If you buy, your monthly payment is high, but a portion of that payment is forced savings (principal). Plus, in Israel, real estate has historically been a hedge against inflation.
The Linkage (Madad) Many Israeli mortgages are linked to the CPI (Consumer Price Index), or “Madad.”
- The Risk: If inflation goes up, your remaining loan balance goes up.
- The Reward: These tracks often start with lower monthly payments, allowing young couples to enter the market now rather than waiting until they are 40.
5. No Other Place for Money
Where else should an Israeli put their money?
- The Stock Market: Viewed by many traditional Israelis as a casino.
- Savings Accounts: Offer negligible interest compared to real inflation.
- Real Estate: Tangible.
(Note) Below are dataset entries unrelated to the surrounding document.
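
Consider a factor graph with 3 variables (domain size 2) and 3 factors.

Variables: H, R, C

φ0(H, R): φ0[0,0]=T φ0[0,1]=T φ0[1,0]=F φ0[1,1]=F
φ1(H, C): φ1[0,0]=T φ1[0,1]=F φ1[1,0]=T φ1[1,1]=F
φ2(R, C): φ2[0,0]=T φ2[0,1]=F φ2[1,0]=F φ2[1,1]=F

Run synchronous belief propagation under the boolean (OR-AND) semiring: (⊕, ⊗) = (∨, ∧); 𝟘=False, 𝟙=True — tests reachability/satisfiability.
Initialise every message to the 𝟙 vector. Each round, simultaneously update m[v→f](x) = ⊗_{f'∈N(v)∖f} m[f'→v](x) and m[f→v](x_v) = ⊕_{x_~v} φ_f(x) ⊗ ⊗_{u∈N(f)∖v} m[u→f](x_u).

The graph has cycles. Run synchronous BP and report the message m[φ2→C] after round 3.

message @ round 3 = [T, F]

init: all messages = 𝟙 over 2 values
r1 m[φ0→H] = [T, F]
r1 m[φ0→R] = [T, T]
r1 m[φ1→H] = [T, T]
r1 m[φ1→C] = [T, F]
r1 m[φ2→R] = [T, F]
r1 m[φ2→C] = [T, F]
r1 m[H→φ0] = [T, T]
r1 m[H→φ1] = [T, T]
r1 m[R→φ0] = [T, T]
r1 m[R→φ2] = [T, T]
r1 m[C→φ1] = [T, T]
r1 m[C→φ2] = [T, T]
r2 m[φ0→H] = [T, F]
r2 m[φ0→R] = [T, T]
r2 m[φ1→H] = [T, T]
r2 m[φ1→C] = [T, F]
r2 m[φ2→R] = [T, F]
r2 m[φ2→C] = [T, F]
r2 m[H→φ0] = [T, T]
r2 m[H→φ1] = [T, F]
r2 m[R→φ0] = [T, F]
r2 m[R→φ2] = [T, T]
r2 m[C→φ1] = [T, F]
r2 m[C→φ2] = [T, F]
r3 m[φ0→H] = [T, F]
r3 m[φ0→R] = [T, T]
r3 m[φ1→H] = [T, T]
r3 m[φ1→C] = [T, F]
r3 m[φ2→R] = [T, F]
r3 m[φ2→C] = [T, F]
r3 m[H→φ0] = [T, T]
r3 m[H→φ1] = [T, F]
r3 m[R→φ0] = [T, F]
r3 m[R→φ2] = [T, T]
r3 m[C→φ1] = [T, F]
r3 m[C→φ2] = [T, F]
fixed point reached at round 3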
Physical. You can see it.
For many, a second apartment is their pension plan. There is a massive tax incentive structure (though it is tightening) that has encouraged people to treat apartments as savings bonds made of concrete.
6. The “Start-Up Nation” Salary Gap
While the average salary in Israel might not justify these home prices, the median is skewed by the High-Tech sector.
Israel has a massive concentration of tech workers earning global-standard salaries. These earners drive up prices in the center of the country. When a Google engineer and a Cyber Security expert get married, they can afford a 4 million shekel mortgage.
This pulls the average price up, forcing everyone else (teachers, social workers, etc.) to leverage themselves to the hilt just to stay in the same city.
The Bottom Line
You asked why this “madness” continues.
It continues because in Israel, Real Estate is not just a financial asset. It is a survival strategy.
Israelis buy because they fear being left behind. They buy because renting offers zero security. They buy because history has taught them that waiting for prices to drop is a losing strategy.
Is it sustainable? That is the billion-shekel question. But as long as the population grows and the land supply stays fixed, the “madness” is actually a rational reaction to an extreme market.